\name{nncross}
\alias{nncross}
\title{Nearest Neighbours Between Two Patterns}
\description{
  Given two point patterns \code{X} and \code{Y},
  finds the nearest neighbour in \code{Y} of each point of \code{X}.
  Alternatively \code{Y} may be a line segment pattern.
}
\usage{
  nncross(X, Y, iX=NULL, iY=NULL)
}
\arguments{
  \item{X}{Point pattern (object of class \code{"ppp"}).}
  \item{Y}{Either a point pattern (object of class \code{"ppp"})
    or a line segment pattern (object of class \code{"psp"}).}
  \item{iX, iY}{Optional identifiers, applicable only in the case where
    \code{Y} is a point pattern, used to determine whether a point in
    \code{X} is identical to a point in \code{Y}. See Details}
}
\details{
  Given two point patterns \code{X} and \code{Y} this
  function finds, for each point of \code{X}, 
  the nearest point of \code{Y}. The distance between these points
  is also computed.

  Alternatively if \code{X} is a point pattern and \code{Y} is a line
  segment pattern, the function finds the nearest line segment to each point
  of \code{X}, and computes the distance.

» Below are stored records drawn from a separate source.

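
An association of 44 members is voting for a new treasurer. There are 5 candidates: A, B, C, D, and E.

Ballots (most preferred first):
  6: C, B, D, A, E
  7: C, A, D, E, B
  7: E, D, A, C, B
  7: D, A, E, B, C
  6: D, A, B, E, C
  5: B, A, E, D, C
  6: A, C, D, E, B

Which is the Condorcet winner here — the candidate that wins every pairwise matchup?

D

D vs A: 26–18
D vs B: 33–11
D vs C: 25–19
D vs E: 32–12
D beats every other candidate.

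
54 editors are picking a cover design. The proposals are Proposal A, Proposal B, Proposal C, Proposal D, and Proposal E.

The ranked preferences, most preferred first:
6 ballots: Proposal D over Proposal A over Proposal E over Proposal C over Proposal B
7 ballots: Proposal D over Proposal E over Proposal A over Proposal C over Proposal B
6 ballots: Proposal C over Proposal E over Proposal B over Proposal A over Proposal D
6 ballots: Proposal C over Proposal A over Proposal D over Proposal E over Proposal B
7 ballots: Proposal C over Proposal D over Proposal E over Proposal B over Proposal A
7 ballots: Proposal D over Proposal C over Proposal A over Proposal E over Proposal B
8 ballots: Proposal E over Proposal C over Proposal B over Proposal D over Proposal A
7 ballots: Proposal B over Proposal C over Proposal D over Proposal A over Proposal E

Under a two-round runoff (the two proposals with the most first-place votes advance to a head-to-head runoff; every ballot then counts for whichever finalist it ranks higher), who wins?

Proposal C

Round 1 first-place votes: Proposal A 0, Proposal B 7, Proposal C 19, Proposal D 20, Proposal E 8. Proposal D and Proposal C advance.
Runoff: Proposal D is ranked above Proposal C on 20 ballots, Proposal C above Proposal D on 34.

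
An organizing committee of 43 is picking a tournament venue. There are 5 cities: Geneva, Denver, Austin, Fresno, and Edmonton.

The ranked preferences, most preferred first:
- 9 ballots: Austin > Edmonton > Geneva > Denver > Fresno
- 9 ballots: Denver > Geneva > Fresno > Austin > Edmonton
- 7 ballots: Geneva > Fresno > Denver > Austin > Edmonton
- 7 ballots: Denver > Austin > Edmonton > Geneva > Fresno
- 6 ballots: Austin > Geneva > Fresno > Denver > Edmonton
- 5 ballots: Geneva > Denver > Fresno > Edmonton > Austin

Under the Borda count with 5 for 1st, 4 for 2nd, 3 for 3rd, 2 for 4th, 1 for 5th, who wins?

Geneva: 9×3 + 9×4 + 7×5 + 7×2 + 6×4 + 5×5 = 161
Denver: 9×2 + 9×5 + 7×3 + 7×5 + 6×2 + 5×4 = 151
Austin: 9×5 + 9×2 + 7×2 + 7×4 + 6×5 + 5×1 = 140
Fresno: 9×1 + 9×3 + 7×4 + 7×1 + 6×3 + 5×3 = 104
Edmonton: 9×4 + 9×1 + 7×1 + 7×3 + 6×1 + 5×2 = 89

Geneva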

  The return value is a data frame, with rows corresponding to
  the points of \code{X}.  The first column gives the nearest neighbour
  distances (i.e. the \code{i}th entry is the distance 
  from the \code{i}th point of \code{X} to the nearest element of
  \code{Y}). The second column gives the indices of the nearest
  neighbours (i.e.\ the \code{i}th entry is the index of
  the nearest element in \code{Y}.)

  Note that this function is not symmetric in \code{X} and \code{Y}.
  To find the nearest neighbour in \code{X} of each point in \code{Y},
  where \code{Y} is a point pattern, use \code{nncross(Y,X)}.

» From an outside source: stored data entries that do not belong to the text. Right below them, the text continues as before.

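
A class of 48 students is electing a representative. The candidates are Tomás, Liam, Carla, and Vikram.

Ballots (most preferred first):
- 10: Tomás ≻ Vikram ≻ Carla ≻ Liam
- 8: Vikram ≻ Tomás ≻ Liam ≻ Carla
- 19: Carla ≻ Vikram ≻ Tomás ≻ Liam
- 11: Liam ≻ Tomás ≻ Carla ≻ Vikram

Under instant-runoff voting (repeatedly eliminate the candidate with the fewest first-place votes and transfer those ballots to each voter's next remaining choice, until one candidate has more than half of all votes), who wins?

Round 1: Tomás 10, Liam 11, Carla 19, Vikram 8. Vikram eliminated.
Round 2: Tomás 18, Liam 11, Carla 19. Liam eliminated.
Round 3: Tomás 29, Carla 19. Tomás has a majority (≥25).

Tomás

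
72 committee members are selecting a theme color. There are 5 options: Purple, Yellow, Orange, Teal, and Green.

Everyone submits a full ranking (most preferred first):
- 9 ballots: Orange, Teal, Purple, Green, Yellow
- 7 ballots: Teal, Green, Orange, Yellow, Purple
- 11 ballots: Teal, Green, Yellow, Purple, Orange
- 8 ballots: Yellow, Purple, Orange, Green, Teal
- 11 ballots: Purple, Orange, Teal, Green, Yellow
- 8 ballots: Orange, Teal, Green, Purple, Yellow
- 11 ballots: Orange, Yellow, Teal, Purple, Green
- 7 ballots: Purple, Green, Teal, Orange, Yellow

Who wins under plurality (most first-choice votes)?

First-place votes: Purple 18, Yellow 8, Orange 28, Teal 18, Green 0.

Orange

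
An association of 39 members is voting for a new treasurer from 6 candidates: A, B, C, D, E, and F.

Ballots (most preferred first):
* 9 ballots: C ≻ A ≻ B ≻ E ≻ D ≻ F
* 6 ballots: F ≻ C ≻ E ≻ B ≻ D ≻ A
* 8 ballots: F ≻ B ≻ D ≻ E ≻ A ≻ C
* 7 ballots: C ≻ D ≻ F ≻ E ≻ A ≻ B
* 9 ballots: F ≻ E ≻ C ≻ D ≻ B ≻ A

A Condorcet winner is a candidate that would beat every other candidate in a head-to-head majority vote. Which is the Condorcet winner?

F vs A: 30–9
F vs B: 30–9
F vs C: 23–16
F vs D: 23–16
F vs E: 30–9
F beats every other candidate.

F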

  The arguments \code{iX} and \code{iY} are used when
  the two point patterns \code{X} and \code{Y} have some points in
  common.  In this situation \code{nncross(X, Y)} would return some zero
  distances. To avoid this, attach a unique integer identifier to
  each point, such that two points are identical if their
  identifying numbers are equal. Let \code{iX} be the vector of
  identifier values for the points in \code{X}, and \code{iY}
  the vector of identifiers for points in \code{Y}. Then the code
  will only compare two points if they have different values of the
  identifier. See the Examples.
}
\value{
  A data frame with two columns:
  \item{dist}{Nearest neighbour distance}
  \item{which}{Nearest neighbour index in \code{Y}}
}
\seealso{
  \code{\link{nndist}} for nearest neighbour
  distances in a single point pattern.
}
\examples{
  # two different point patterns
  X <- runifpoint(15)
  Y <- runifpoint(20)
  N <- nncross(X,Y)$which
  # note that length(N) = 15
  plot(superimpose(X=X,Y=Y), main="nncross", cols=c("red","blue"))
  arrows(X$x, X$y, Y[N]$x, Y[N]$y, length=0.15)

  # two patterns with some points in common
  Z <- runifpoint(50)
  X <- Z[1:30]
  Y <- Z[20:50]
  iX <- 1:30
  iY <- 20:50
  N <- nncross(X,Y, iX, iY)$which
  plot(superimpose(X=X, Y=Y), main="nncross", cols=c("red","blue"))
  arrows(X$x, X$y, Y[N]$x, Y[N]$y, length=0.15)

  # point pattern and line segment pattern
  X <- runifpoint(15)
  Y <- rpoisline(10)
  N <- nncross(X,Y)
}
\author{
  Adrian Baddeley
  \email{Adrian.Baddeley@csiro.au}
  \url{http://www.maths.uwa.edu.au/~adrian/}
  and Rolf Turner
  \email{r.turner@auckland.ac.nz}
}
\keyword{spatial}
\keyword{math}